What strikes me, more than fifty years after its publication, is how operational “Ways of Seeing” remains. Berger did not have the internet, social media, or artificial intelligence generating images by the billion. And yet his analytical tools still work. Perhaps better than ever. Because we live in a world saturated with images, a world where the gaze is solicited ceaselessly, diverted, manipulated, and where the capacity to truly see, that is, to understand what one sees and why one sees it, has become a form of resistance.
When I am in the studio, facing a canvas in progress, I often think of Berger. Not of his theories, not of his arguments, but of that quality of attention he brought to things. He looked at a Caravaggio the way he looked at the face of an Alpine peasant, with the same intensity, the same respect, the same will to understand what is at play in the space between the one who looks and what is looked at.
That is perhaps the most enduring lesson of “Ways of Seeing”: the gaze is an act. Not passive reception, not mechanical recording, but active engagement, a choice, a responsibility. Every time we lay our eyes on an image, we decide, consciously or not, what we are looking for. Berger asks us to make that choice knowingly.
For those who paint, this demand is twofold. It is not only a matter of looking well, but of producing images that invite a just gaze. Images that do not flatter, that do not seduce cheaply, that do not reproduce the power relations inscribed in tradition. Images that respect the viewer enough to make nothing easy.
I do not know whether I succeed. But I know that when I choose to work in black and white, when I choose radical contrast over nuance, when I choose the single irreversible gesture over the patient layering of coats, it is in part because I read Berger at twenty and something opened in my way of seeing that has never closed again.
John Berger died in January 2017, in Antony, in the Paris suburbs. He was ninety years old. He was still drawing.
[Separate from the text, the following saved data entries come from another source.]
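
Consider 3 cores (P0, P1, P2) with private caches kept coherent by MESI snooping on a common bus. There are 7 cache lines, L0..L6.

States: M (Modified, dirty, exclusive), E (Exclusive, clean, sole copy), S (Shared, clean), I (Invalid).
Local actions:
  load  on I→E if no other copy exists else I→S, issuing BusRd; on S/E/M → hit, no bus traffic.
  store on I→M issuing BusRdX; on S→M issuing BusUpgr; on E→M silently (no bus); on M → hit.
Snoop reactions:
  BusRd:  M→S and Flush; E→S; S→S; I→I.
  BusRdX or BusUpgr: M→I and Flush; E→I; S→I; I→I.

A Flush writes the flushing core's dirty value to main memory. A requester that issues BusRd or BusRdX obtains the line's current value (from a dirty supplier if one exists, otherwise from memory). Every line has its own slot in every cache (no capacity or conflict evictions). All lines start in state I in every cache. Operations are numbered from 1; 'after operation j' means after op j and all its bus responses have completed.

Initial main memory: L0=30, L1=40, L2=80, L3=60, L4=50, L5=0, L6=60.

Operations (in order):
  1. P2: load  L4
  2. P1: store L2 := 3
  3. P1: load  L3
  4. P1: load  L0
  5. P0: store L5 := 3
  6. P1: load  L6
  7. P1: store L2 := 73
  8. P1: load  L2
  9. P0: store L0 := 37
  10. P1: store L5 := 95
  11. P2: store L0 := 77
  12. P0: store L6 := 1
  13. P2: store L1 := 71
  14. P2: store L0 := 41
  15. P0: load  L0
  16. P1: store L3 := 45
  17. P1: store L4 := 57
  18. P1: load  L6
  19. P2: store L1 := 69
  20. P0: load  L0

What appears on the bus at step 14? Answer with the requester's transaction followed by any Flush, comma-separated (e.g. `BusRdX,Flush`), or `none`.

[1] P2: load  L4 | P0:I, P1:I, P2:E(50) | bus: BusRd
[2] P1: store L2 := 3 | P0:I, P1:M(3), P2:I | bus: BusRdX
[3] P1: load  L3 | P0:I, P1:E(60), P2:I | bus: BusRd
[4] P1: load  L0 | P0:I, P1:E(30), P2:I | bus: BusRd
[5] P0: store L5 := 3 | P0:M(3), P1:I, P2:I | bus: BusRdX
[6] P1: load  L6 | P0:I, P1:E(60), P2:I | bus: BusRd
[7] P1: store L2 := 73 | P0:I, P1:M(73), P2:I | bus: none
[8] P1: load  L2 | P0:I, P1:M(73), P2:I | bus: none
[9] P0: store L0 := 37 | P0:M(37), P1:I, P2:I | bus: BusRdX
[10] P1: store L5 := 95 | P0:I, P1:M(95), P2:I | bus: BusRdX,Flush
[11] P2: store L0 := 77 | P0:I, P1:I, P2:M(77) | bus: BusRdX,Flush
[12] P0: store L6 := 1 | P0:M(1), P1:I, P2:I | bus: BusRdX
[13] P2: store L1 := 71 | P0:I, P1:I, P2:M(71) | bus: BusRdX
[14] P2: store L0 := 41 | P0:I, P1:I, P2:M(41) | bus: none
[15] P0: load  L0 | P0:S(41), P1:I, P2:S(41) | bus: BusRd,Flush
[16] P1: store L3 := 45 | P0:I, P1:M(45), P2:I | bus: none
[17] P1: store L4 := 57 | P0:I, P1:M(57), P2:I | bus: BusRdX
[18] P1: load  L6 | P0:S(1), P1:S(1), P2:I | bus: BusRd,Flush
[19] P2: store L1 := 69 | P0:I, P1:I, P2:M(69) | bus: none
[20] P0: load  L0 | P0:S(41), P1:I, P2:S(41) | bus: none

bus = none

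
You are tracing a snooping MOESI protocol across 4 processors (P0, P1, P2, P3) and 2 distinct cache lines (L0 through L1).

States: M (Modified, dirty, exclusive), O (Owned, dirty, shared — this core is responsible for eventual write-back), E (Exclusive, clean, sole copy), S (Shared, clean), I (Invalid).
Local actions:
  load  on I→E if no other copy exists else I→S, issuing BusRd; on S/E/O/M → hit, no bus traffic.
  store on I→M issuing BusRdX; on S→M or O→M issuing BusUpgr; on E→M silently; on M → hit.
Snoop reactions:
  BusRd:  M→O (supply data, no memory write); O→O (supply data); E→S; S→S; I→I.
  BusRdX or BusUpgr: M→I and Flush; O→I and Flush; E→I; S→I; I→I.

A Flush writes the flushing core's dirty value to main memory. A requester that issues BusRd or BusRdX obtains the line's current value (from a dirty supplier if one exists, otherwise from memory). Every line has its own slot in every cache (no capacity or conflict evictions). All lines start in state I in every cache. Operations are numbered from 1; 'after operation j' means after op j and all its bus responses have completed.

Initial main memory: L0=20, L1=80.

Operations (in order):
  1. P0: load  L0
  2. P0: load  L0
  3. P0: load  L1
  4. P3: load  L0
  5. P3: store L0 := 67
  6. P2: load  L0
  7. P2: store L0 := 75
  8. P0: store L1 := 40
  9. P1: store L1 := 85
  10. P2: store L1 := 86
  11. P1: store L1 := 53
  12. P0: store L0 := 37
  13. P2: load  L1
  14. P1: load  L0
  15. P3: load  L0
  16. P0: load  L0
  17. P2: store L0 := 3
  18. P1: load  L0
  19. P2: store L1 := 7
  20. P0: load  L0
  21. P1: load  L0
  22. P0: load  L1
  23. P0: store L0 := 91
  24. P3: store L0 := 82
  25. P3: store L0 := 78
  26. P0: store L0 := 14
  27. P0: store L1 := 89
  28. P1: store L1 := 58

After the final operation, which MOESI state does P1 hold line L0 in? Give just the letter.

state = I

[1] P0: load  L0 | P0:E(20), P1:I, P2:I, P3:I | bus: BusRd
[2] P0: load  L0 | P0:E(20), P1:I, P2:I, P3:I | bus: none
[3] P0: load  L1 | P0:E(80), P1:I, P2:I, P3:I | bus: BusRd
[4] P3: load  L0 | P0:S(20), P1:I, P2:I, P3:S(20) | bus: BusRd
[5] P3: store L0 := 67 | P0:I, P1:I, P2:I, P3:M(67) | bus: BusUpgr
[6] P2: load  L0 | P0:I, P1:I, P2:S(67), P3:O(67) | bus: BusRd
[7] P2: store L0 := 75 | P0:I, P1:I, P2:M(75), P3:I | bus: BusUpgr,Flush
[8] P0: store L1 := 40 | P0:M(40), P1:I, P2:I, P3:I | bus: none
[9] P1: store L1 := 85 | P0:I, P1:M(85), P2:I, P3:I | bus: BusRdX,Flush
[10] P2: store L1 := 86 | P0:I, P1:I, P2:M(86), P3:I | bus: BusRdX,Flush
[11] P1: store L1 := 53 | P0:I, P1:M(53), P2:I, P3:I | bus: BusRdX,Flush
[12] P0: store L0 := 37 | P0:M(37), P1:I, P2:I, P3:I | bus: BusRdX,Flush
[13] P2: load  L1 | P0:I, P1:O(53), P2:S(53), P3:I | bus: BusRd
[14] P1: load  L0 | P0:O(37), P1:S(37), P2:I, P3:I | bus: BusRd
[15] P3: load  L0 | P0:O(37), P1:S(37), P2:I, P3:S(37) | bus: BusRd
[16] P0: load  L0 | P0:O(37), P1:S(37), P2:I, P3:S(37) | bus: none
[17] P2: store L0 := 3 | P0:I, P1:I, P2:M(3), P3:I | bus: BusRdX,Flush
[18] P1: load  L0 | P0:I, P1:S(3), P2:O(3), P3:I | bus: BusRd
[19] P2: store L1 := 7 | P0:I, P1:I, P2:M(7), P3:I | bus: BusUpgr,Flush
[20] P0: load  L0 | P0:S(3), P1:S(3), P2:O(3), P3:I | bus: BusRd
[21] P1: load  L0 | P0:S(3), P1:S(3), P2:O(3), P3:I | bus: none
[22] P0: load  L1 | P0:S(7), P1:I, P2:O(7), P3:I | bus: BusRd
[23] P0: store L0 := 91 | P0:M(91), P1:I, P2:I, P3:I | bus: BusUpgr,Flush
[24] P3: store L0 := 82 | P0:I, P1:I, P2:I, P3:M(82) | bus: BusRdX,Flush
[25] P3: store L0 := 78 | P0:I, P1:I, P2:I, P3:M(78) | bus: none
[26] P0: store L0 := 14 | P0:M(14), P1:I, P2:I, P3:I | bus: BusRdX,Flush
[27] P0: store L1 := 89 | P0:M(89), P1:I, P2:I, P3:I | bus: BusUpgr,Flush
[28] P1: store L1 := 58 | P0:I, P1:M(58), P2:I, P3:I | bus: BusRdX,Flush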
He was still looking. In one of his last texts, he wrote that drawing is a form of touch, that when you draw a tree, the hand follows the contours as if it were touching the bark. It is a magnificent idea, and a profoundly true one. Sight and touch are not two separate senses. They are two sides of the same gesture of attention to the world.
I think of this every morning when I pick up a brush. The black I lay on the canvas is not merely seen. It is touched, by my hand first, then by the gaze of whoever stops before it. Berger taught me that this gaze is never trivial, that it carries within it the entire history of the one who looks, and that the artist’s responsibility is to be conscious of this without being imprisoned by it.
“Ways of Seeing” can be read in two hours. It takes a lifetime to reread.